Document Fragment View
Fragment Information
Showing contexts for: class 2 heir in Sh. Narain Singh & Ors. vs Smt. Birmati & Ors. on 28 April, 2011Matching Fragments
21. Once we come to the conclusion that defendant no. 3 has a settled legal right to succeed to the properties of her erstwhile husband and her right is to the exclusion of plaintiffs and defendant no. 2 as they are class II heirs, there exists no right in favour of plaintiffs and defendant no. 2 to succeed to the properties of Braham Prakash. When there exists no right in favour of the plaintiffs and defendant no. 2 and the right exists only in favour of defendant no. 3 can the plaintiffs seek any relief by way of declaration which would amount to conferring any right which in law does not exist in favour of plaintiff. The answer should be in negative. No one can seek declaration of a non-existing right. Law does not permit such a declaration.

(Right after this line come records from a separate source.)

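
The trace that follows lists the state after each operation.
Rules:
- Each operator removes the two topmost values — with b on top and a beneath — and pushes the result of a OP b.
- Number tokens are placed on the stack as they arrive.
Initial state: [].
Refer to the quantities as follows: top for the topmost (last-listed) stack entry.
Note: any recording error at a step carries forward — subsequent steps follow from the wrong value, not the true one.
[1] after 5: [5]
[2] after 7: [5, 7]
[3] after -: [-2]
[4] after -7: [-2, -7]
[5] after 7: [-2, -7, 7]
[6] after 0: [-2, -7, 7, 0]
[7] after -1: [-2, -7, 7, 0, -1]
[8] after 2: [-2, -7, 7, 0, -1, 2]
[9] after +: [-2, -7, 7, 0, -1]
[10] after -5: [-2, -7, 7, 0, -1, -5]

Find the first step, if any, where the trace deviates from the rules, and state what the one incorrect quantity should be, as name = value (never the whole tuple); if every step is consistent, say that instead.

Recomputing the run from the initial state:
step 1: [5]
step 2: [5, 7]
step 3: [-2]
step 4: [-2, -7]
step 5: [-2, -7, 7]
step 6: [-2, -7, 7, 0]
step 7: [-2, -7, 7, 0, -1]
step 8: [-2, -7, 7, 0, -1, 2]
step 9: [-2, -7, 7, 0, 1]
step 10: [-2, -7, 7, 0, 1, -5]
The first disagreement with the trace is at step 9, where the value should be top = 1.

step 9, top = 1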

11. This finding does not in any manner call for any interference. Birmati, even as per the case of the plaintiff, was the legally wedded wife of Braham Prakash. Contention of the plaintiff is that after Braham Prakash went missing, Birmati got married to Samay Singh in 1980. This was refuted. The contention of the defendant was that parties had got married only in 1985. Be that as it may, even assuming that the case set up by the plaintiff that Birmati had married Samay Singh in 1980 is correct, this marriage of Birmati with Samay Singh would be a void marriage as the presumption of death of Braham Prakash could have arisen only after 7 years of his having got missing; he had been got missing since 1976. Even assuming that Birmati had married Samay Singh in 1980, there being no averment that this marriage was as per custom, one spouse marrying another person in the lifetime of a living spouse is illegal; such a marriage would be a void marriage. It cannot recognized in the eye of law. Either way, Birmati, was a class I heir. The three plaintiffs and the defendant no. 2 being brothers are class II heirs. There is no dispute to this position. As per the case of the plaintiff, the succession to the estate of Braham Prakash would open in 1983 i.e. 7 years from the date of his having gone missing which was in 1976. In view of the fact that the plaintiff had given up prayer no.(A) and there being no declaration to the effect that Braham Prakash was a dead man in the year 1983; he was only missing; even on the notional date of the opening of his succession in 1983, his estate necessarily had to devolve upon his deceased widow i.e. Birmati. The impugned judgment on no score suffers from any perversity.